Practical Considerations for Generation Owners

Generation owners should evaluate the governing tariff or regulatory framework before a directive issues and determine whether it expressly addresses federal emergency compulsion, cost eligibility, revenue netting, and allocation scope.  Cost taxonomies should be prepared in advance. 

Variable operating expenses must be distinguished from incremental maintenance, staffing, depreciation associated with deferred retirement, taxes, insurance, and directly attributable regulatory costs.  Emergency-related expenditures should be segregated.  Comprehensive revenue netting should be assumed. 

In regions without predefined mechanisms, timing gaps should be anticipated.  Commission action may establish structural predicates before costs are fully known, and final cost approval may follow later.  Liquidity planning matters.  Backup units, cogeneration facilities, and industrial sites may be drawn into emergency service.

Reliability Tool in Active Use

Section 202(c) was designed as emergency authority.  It is now an active instrument of reliability management.  DOE determines when compulsion is warranted.  FERC and state regulators determine who pays and how.

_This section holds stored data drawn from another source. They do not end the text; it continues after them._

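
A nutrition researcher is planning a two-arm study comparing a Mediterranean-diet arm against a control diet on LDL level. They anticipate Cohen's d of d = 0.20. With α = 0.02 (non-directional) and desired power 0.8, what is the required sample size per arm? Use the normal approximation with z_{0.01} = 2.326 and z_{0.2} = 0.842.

For two independent groups with equal n: n = 2·((z_{α/2} + z_β) / d)².
z_{α/2} + z_β = 2.326 + 0.842 = 3.168.
n = 2 × (3.168 / 0.20)² = 2 × 15.840² = 2 × 250.91 = 501.8.
Round up to the next whole participant.

n = 502 per group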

The central question is structural.  Is recovery embedded in advance, or must it be constructed after the directive issues?  That distinction drives timing, liquidity exposure, and regulatory risk. Regions that embed emergency recovery within their tariffs offer predictability.  Regions that do not will rely on generator-initiated proceedings to supply missing structural elements.

As load growth accelerates and weather volatility persists, directives under Section 202(c) are likely to remain part of the federal reliability toolkit.  Preparation and careful assessment of existing compensation mechanisms will determine whether emergency service can be delivered with economic clarity as well as operational reliability.